Antiliberals also challenge the stigmatization of religious language in the name of "pluralism" and "tolerance." The attendant relegation of religion to a "private" sphere, they maintain, is actually a consignment to terminal irrelevance, a way to disarm and emaciate the critical power of religious faith. Here, Bivins and his subjects perceive (rightly, in my view) that the policing of religion in this way results, not in a more open and vibrant democracy, but in the hegemony of professional and managerial expertise.

Convinced that liberalism is unredeemable, antiliberals create their own forms of "identity politics" that resemble the activism of racial and sexual minorities. Deliberately cultivating what the political theorist James Scott calls a "political illegibility" that eludes the comprehension and control of the liberal order, they foster communities that are "legible" only in terms of theology, Scripture, and ritual. Hence in Sojourners magazine and in Wallis' books, we find a "prophetic politics," patterned after the Hebrew prophets and early Christians, which upbraids the "principalities and powers" in biblical, not professional, cadences. The home-school movement's pedagogical practices—direct parental control, explicitly religious (and patriotic) textbooks, overtly Christian moral training—embody the NCR's attempt to construct a "parallel educational culture" based, they believe, on biblical imperatives. Finally, the Jonah House radicals exemplify the most dramatically illegible politics of symbolism, from burning draft cards and berating judges to hammering and splashing blood on the nosecones of nuclear missiles. (Father Berrigan once told me that the sound of those hammers was like the tolling of church bells.) As Bivins realizes, Jonah House antiliberals intend, not to Call America To Its Best Ideals, but rather to build "a new church and new community through ritual and sacramental action."

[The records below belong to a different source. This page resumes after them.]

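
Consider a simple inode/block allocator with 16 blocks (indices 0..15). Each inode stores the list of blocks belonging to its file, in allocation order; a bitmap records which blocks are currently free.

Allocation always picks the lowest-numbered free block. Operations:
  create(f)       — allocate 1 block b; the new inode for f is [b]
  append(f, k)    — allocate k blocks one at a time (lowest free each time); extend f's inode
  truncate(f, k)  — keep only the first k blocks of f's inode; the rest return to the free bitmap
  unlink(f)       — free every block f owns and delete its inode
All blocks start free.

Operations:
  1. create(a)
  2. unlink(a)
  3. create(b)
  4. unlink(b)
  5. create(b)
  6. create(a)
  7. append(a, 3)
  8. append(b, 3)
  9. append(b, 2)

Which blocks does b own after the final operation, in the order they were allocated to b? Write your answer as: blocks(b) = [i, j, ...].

blocks(b) = [0, 5, 6, 7, 8, 9]

[1] create(a) — a=0 (map F...............)
[2] unlink(a) —  (map ................)
[3] create(b) — b=0 (map F...............)
[4] unlink(b) —  (map ................)
[5] create(b) — b=0 (map F...............)
[6] create(a) — a=1 b=0 (map FF..............)
[7] append(a, 3) — a=1,2,3,4 b=0 (map FFFFF...........)
[8] append(b, 3) — a=1,2,3,4 b=0,5,6,7 (map FFFFFFFF........)
[9] append(b, 2) — a=1,2,3,4 b=0,5,6,7,8,9 (map FFFFFFFFFF......)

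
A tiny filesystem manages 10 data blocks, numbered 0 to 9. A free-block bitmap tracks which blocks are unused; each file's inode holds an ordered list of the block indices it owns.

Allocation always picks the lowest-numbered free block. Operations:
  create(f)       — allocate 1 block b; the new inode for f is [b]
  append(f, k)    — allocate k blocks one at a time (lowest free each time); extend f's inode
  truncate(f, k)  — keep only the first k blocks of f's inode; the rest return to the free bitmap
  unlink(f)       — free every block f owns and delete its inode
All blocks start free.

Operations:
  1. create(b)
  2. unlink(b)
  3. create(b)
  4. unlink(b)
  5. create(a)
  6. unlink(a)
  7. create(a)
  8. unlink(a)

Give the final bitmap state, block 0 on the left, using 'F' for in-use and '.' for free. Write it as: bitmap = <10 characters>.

bitmap = ..........

create(b): bitmap=F......... | b=[0]
unlink(b): bitmap=.......... | 
create(b): bitmap=F......... | b=[0]
unlink(b): bitmap=.......... | 
create(a): bitmap=F......... | a=[0]
unlink(a): bitmap=.......... | 
create(a): bitmap=F......... | a=[0]
unlink(a): bitmap=.......... | 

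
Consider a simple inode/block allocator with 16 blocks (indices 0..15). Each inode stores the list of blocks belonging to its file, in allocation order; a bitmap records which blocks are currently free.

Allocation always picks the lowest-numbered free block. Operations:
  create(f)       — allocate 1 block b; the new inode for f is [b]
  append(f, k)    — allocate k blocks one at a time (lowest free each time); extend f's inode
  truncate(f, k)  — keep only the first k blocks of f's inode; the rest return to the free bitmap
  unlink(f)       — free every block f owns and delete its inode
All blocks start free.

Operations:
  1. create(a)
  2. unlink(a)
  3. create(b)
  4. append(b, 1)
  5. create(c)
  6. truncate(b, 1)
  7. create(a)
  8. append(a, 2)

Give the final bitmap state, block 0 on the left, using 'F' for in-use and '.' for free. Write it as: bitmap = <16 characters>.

after create(a) → a:[0]  free=[F...............]
after unlink(a) →   free=[................]
after create(b) → b:[0]  free=[F...............]
after append(b, 1) → b:[0, 1]  free=[FF..............]
after create(c) → b:[0, 1], c:[2]  free=[FFF.............]
after truncate(b, 1) → b:[0], c:[2]  free=[F.F.............]
after create(a) → a:[1], b:[0], c:[2]  free=[FFF.............]
after append(a, 2) → a:[1, 3, 4], b:[0], c:[2]  free=[FFFFF...........]

bitmap = FFFFF...........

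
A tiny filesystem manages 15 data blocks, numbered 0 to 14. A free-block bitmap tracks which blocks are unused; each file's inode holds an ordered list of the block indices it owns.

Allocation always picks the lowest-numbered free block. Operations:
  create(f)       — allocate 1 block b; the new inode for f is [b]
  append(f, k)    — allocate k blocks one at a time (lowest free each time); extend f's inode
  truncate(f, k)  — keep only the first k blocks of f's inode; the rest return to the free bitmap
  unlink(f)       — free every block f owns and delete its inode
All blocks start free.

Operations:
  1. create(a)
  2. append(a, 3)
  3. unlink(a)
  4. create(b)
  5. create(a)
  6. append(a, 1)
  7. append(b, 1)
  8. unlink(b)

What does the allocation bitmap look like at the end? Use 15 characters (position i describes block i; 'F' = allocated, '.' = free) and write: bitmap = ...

bitmap = .FF............

[1] create(a) — a=0 (map F..............)
[2] append(a, 3) — a=0,1,2,3 (map FFFF...........)
[3] unlink(a) —  (map ...............)
[4] create(b) — b=0 (map F..............)
[5] create(a) — a=1 b=0 (map FF.............)
[6] append(a, 1) — a=1,2 b=0 (map FFF............)
[7] append(b, 1) — a=1,2 b=0,3 (map FFFF...........)
[8] unlink(b) — a=1,2 (map .FF............)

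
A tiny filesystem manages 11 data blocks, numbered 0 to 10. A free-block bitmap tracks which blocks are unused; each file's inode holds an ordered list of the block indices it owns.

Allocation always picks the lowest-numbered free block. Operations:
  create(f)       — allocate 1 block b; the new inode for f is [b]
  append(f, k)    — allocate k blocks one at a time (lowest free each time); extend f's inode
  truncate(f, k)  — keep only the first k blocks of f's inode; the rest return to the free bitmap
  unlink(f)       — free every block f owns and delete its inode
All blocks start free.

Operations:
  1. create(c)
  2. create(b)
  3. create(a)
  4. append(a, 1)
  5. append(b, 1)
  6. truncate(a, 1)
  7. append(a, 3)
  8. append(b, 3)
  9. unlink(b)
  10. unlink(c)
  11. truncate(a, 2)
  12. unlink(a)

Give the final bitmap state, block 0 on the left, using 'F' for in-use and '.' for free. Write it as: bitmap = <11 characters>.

  1. create(c)  ⇒  F..........  {c→[0]}
  2. create(b)  ⇒  FF.........  {b→[1]; c→[0]}
  3. create(a)  ⇒  FFF........  {a→[2]; b→[1]; c→[0]}
  4. append(a, 1)  ⇒  FFFF.......  {a→[2, 3]; b→[1]; c→[0]}
  5. append(b, 1)  ⇒  FFFFF......  {a→[2, 3]; b→[1, 4]; c→[0]}
  6. truncate(a, 1)  ⇒  FFF.F......  {a→[2]; b→[1, 4]; c→[0]}
  7. append(a, 3)  ⇒  FFFFFFF....  {a→[2, 3, 5, 6]; b→[1, 4]; c→[0]}
  8. append(b, 3)  ⇒  FFFFFFFFFF.  {a→[2, 3, 5, 6]; b→[1, 4, 7, 8, 9]; c→[0]}
  9. unlink(b)  ⇒  F.FF.FF....  {a→[2, 3, 5, 6]; c→[0]}
  10. unlink(c)  ⇒  ..FF.FF....  {a→[2, 3, 5, 6]}
  11. truncate(a, 2)  ⇒  ..FF.......  {a→[2, 3]}
  12. unlink(a)  ⇒  ...........  {}

bitmap = ...........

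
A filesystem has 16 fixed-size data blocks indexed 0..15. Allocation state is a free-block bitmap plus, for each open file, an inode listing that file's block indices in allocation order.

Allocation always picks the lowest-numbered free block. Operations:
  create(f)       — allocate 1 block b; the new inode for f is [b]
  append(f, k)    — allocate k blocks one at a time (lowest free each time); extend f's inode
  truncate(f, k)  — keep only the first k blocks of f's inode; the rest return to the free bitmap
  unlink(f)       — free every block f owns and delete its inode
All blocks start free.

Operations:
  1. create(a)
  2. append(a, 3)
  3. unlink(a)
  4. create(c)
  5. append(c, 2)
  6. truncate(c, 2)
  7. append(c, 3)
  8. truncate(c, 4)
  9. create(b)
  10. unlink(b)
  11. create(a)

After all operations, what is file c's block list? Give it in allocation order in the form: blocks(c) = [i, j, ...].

[1] create(a) — a=0 (map F...............)
[2] append(a, 3) — a=0,1,2,3 (map FFFF............)
[3] unlink(a) —  (map ................)
[4] create(c) — c=0 (map F...............)
[5] append(c, 2) — c=0,1,2 (map FFF.............)
[6] truncate(c, 2) — c=0,1 (map FF..............)
[7] append(c, 3) — c=0,1,2,3,4 (map FFFFF...........)
[8] truncate(c, 4) — c=0,1,2,3 (map FFFF............)
[9] create(b) — b=4 c=0,1,2,3 (map FFFFF...........)
[10] unlink(b) — c=0,1,2,3 (map FFFF............)
[11] create(a) — a=4 c=0,1,2,3 (map FFFFF...........)

blocks(c) = [0, 1, 2, 3]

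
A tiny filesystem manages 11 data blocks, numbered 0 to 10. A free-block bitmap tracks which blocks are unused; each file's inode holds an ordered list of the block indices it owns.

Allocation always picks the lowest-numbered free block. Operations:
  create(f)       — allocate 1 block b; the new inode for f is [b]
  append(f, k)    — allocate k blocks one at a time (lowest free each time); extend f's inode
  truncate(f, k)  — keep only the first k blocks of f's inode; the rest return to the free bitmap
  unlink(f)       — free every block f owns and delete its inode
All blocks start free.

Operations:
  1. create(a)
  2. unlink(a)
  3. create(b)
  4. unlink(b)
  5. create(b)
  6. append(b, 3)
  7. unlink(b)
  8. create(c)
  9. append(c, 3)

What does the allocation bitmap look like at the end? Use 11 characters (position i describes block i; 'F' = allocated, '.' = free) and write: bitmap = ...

create(a): bitmap=F.......... | a=[0]
unlink(a): bitmap=........... | 
create(b): bitmap=F.......... | b=[0]
unlink(b): bitmap=........... | 
create(b): bitmap=F.......... | b=[0]
append(b, 3): bitmap=FFFF....... | b=[0, 1, 2, 3]
unlink(b): bitmap=........... | 
create(c): bitmap=F.......... | c=[0]
append(c, 3): bitmap=FFFF....... | c=[0, 1, 2, 3]

bitmap = FFFF.......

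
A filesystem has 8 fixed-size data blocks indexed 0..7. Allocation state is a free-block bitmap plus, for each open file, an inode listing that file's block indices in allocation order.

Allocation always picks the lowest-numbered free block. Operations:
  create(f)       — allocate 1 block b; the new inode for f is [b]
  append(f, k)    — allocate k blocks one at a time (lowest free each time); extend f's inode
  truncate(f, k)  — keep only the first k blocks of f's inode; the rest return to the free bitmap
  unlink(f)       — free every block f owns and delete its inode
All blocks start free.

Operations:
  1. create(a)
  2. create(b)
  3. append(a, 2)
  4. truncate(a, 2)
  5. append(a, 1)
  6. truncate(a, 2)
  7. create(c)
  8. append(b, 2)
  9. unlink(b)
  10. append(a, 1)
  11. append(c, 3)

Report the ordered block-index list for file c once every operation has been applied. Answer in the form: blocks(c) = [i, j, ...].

blocks(c) = [3, 4, 5, 6]

after create(a) → a:[0]  free=[F.......]
after create(b) → a:[0], b:[1]  free=[FF......]
after append(a, 2) → a:[0, 2, 3], b:[1]  free=[FFFF....]
after truncate(a, 2) → a:[0, 2], b:[1]  free=[FFF.....]
after append(a, 1) → a:[0, 2, 3], b:[1]  free=[FFFF....]
after truncate(a, 2) → a:[0, 2], b:[1]  free=[FFF.....]
after create(c) → a:[0, 2], b:[1], c:[3]  free=[FFFF....]
after append(b, 2) → a:[0, 2], b:[1, 4, 5], c:[3]  free=[FFFFFF..]
after unlink(b) → a:[0, 2], c:[3]  free=[F.FF....]
after append(a, 1) → a:[0, 2, 1], c:[3]  free=[FFFF....]
after append(c, 3) → a:[0, 2, 1], c:[3, 4, 5, 6]  free=[FFFFFFF.]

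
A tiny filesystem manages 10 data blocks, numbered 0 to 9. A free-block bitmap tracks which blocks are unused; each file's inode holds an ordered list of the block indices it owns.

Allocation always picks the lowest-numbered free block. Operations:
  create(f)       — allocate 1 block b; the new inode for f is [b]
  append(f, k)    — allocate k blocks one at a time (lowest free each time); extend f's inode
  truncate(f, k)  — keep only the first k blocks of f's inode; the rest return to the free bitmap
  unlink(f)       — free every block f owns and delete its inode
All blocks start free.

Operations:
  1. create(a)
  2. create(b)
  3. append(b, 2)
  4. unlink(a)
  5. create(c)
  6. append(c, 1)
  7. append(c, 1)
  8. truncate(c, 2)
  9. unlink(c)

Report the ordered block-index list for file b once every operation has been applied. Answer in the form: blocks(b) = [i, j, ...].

[1] create(a) — a=0 (map F.........)
[2] create(b) — a=0 b=1 (map FF........)
[3] append(b, 2) — a=0 b=1,2,3 (map FFFF......)
[4] unlink(a) — b=1,2,3 (map .FFF......)
[5] create(c) — b=1,2,3 c=0 (map FFFF......)
[6] append(c, 1) — b=1,2,3 c=0,4 (map FFFFF.....)
[7] append(c, 1) — b=1,2,3 c=0,4,5 (map FFFFFF....)
[8] truncate(c, 2) — b=1,2,3 c=0,4 (map FFFFF.....)
[9] unlink(c) — b=1,2,3 (map .FFF......)

blocks(b) = [1, 2, 3]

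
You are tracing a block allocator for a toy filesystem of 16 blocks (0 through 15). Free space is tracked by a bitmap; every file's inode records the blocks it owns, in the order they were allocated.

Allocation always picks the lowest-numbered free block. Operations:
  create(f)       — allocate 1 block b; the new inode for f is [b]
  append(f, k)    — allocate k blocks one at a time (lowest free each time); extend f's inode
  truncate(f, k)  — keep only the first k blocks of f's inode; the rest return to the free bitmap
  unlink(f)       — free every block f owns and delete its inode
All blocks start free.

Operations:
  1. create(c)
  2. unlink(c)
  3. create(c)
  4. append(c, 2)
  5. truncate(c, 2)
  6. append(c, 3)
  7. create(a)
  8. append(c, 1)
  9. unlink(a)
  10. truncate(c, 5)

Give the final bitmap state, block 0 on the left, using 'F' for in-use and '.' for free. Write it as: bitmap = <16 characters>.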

Bivins cozens most clearly to Jonah House, but in doing so he underscores not only the problems of Christian antiliberalism but also the deficiencies of his social-sciency approach to religion. Because Jonah House leavens its politics with an "incarnational, sacramental worldview" rooted in Catholic theology, it poses an alternative to American liberalism far more radical than the Protestant religious cultures of Sojourners or the NCR. Indeed, Bivins himself seems to realize that Protestant antiliberals shake up but do not fracture liberal order. For all its "prophetic" declamation about "values-centered" politics, Sojourners is handicapped, Bivins asserts, by "a frustrating lack of specificity about [its] own vision." Warm and fuzzy "values" talk indicates an atrophied social imagination—in Sojourners' case, a failure to recognize that prophets quickly become tiresome without scribes who flesh out vision with programs. Otherwise, "prophetic politics" merges with Clintonism, a fusion personified (as Bivins notes without comment) in the unctousness of Marian Wright Edelman and Tony Campolo.